A pedagogia da fé
A transmissão da fé não se faz só com palavras mas exige um relacionamento com Deus através da oração e da própria fé em acção. E nesta educação para a oração é crucial a liturgia, com o seu papel pedagógico, no qual o sujeito que educa é o próprio Deus e o verdadeiro mestre da oração é o Espírito Santo.

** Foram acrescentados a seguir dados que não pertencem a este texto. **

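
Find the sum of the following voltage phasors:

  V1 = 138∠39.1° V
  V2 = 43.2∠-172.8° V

Step 1 — Convert each phasor to rectangular form:
  V1 = 138·(cos(39.1°) + j·sin(39.1°)) = 107.1 + j87.03 V
  V2 = 43.2·(cos(-172.8°) + j·sin(-172.8°)) = -42.86 - j5.414 V
Step 2 — Sum components: V_total = 64.24 + j81.62 V.
Step 3 — Convert to polar: |V_total| = 103.9 V, ∠V_total = 51.8°.

V_total = 103.9∠51.8° V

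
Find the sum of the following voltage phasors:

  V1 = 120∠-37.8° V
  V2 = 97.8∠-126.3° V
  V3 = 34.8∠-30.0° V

Step 1 — Convert each phasor to rectangular form:
  V1 = 120·(cos(-37.8°) + j·sin(-37.8°)) = 94.82 - j73.55 V
  V2 = 97.8·(cos(-126.3°) + j·sin(-126.3°)) = -57.9 - j78.82 V
  V3 = 34.8·(cos(-30.0°) + j·sin(-30.0°)) = 30.14 - j17.4 V
Step 2 — Sum components: V_total = 67.06 - j169.8 V.
Step 3 — Convert to polar: |V_total| = 182.5 V, ∠V_total = -68.4°.

V_total = 182.5∠-68.4° V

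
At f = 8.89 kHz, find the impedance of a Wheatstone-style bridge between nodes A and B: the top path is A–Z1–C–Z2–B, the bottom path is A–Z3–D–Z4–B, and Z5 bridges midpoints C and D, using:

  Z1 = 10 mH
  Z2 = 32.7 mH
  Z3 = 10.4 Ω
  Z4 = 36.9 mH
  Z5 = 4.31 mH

Step 1 — Angular frequency: ω = 2π·f = 2π·8890 = 5.586e+04 rad/s.
Step 2 — Component impedances:
  Z1: Z = jωL = j·5.586e+04·0.01 = 0 + j558.6 Ω
  Z2: Z = jωL = j·5.586e+04·0.0327 = 0 + j1827 Ω
  Z3: Z = R = 10.4 Ω
  Z4: Z = jωL = j·5.586e+04·0.0369 = 0 + j2061 Ω
  Z5: Z = jωL = j·5.586e+04·0.00431 = 0 + j240.7 Ω
Step 3 — Bridge requires nodal analysis (the Z5 bridge couples midpoints C and D, so the two paths cannot be reduced to a simple series/parallel combination). Setting node B to ground and injecting 1 A at node A, the 3-node admittance system at A, C, D solves to V_A = Z_AB = 7.459 + j1014 Ω = 1014∠89.6° Ω.

Z = 7.459 + j1014 Ω = 1014∠89.6° Ω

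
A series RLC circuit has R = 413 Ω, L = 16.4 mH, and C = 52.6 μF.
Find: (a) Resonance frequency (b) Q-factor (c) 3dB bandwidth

Step 1 — Resonance: ω₀ = 1/√(LC) = 1/√(0.0164·5.26e-05) = 1077 rad/s.
Step 2 — f₀ = ω₀/(2π) = 171.4 Hz.
Step 3 — Series Q: Q = ω₀L/R = 1077·0.0164/413 = 0.04275.
Step 4 — Bandwidth: Δω = ω₀/Q = 2.518e+04 rad/s; BW = Δω/(2π) = 4008 Hz.

(a) f₀ = 171.4 Hz  (b) Q = 0.04275  (c) BW = 4008 Hz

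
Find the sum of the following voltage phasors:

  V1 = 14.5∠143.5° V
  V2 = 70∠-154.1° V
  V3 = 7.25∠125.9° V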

A Assembleia Geral Ordinária do Sínodo dos Bispos dedicada à catequese tinha reconhecido como dom do Espírito – para além do florescimento, em número e dedicação, dos catequistas – a maturidade registada nos métodos que a Igreja soube desenvolver para implementar a transmissão da fé e permitir aos homens viver o encontro com Cristo5. São métodos de experiência que envolvem a pessoa humana. Métodos plurais, que activam de modo diferenciado as faculdades do indivíduo, a sua inserção num grupo social, as suas atitudes, as suas dúvidas e procuras. Esses métodos assumem como próprio instrumento a inculturação5. Para evitar o risco de dispersão e de confusão inerente a uma situação assim tão diversificada e em constante evolução, o Papa João Paulo II recolheu por aquela ocasião um exemplo dos Padres sinodais e fez dele uma regra: a pluralidade dos métodos na catequese pode ser um sinal de vitalidade e de genialidade, se cada um destes métodos souber interiorizar e fazer sua uma lei fundamental que é aquela da dupla fidelidade, a Deus e ao homem, numa mesma atitude de amor5.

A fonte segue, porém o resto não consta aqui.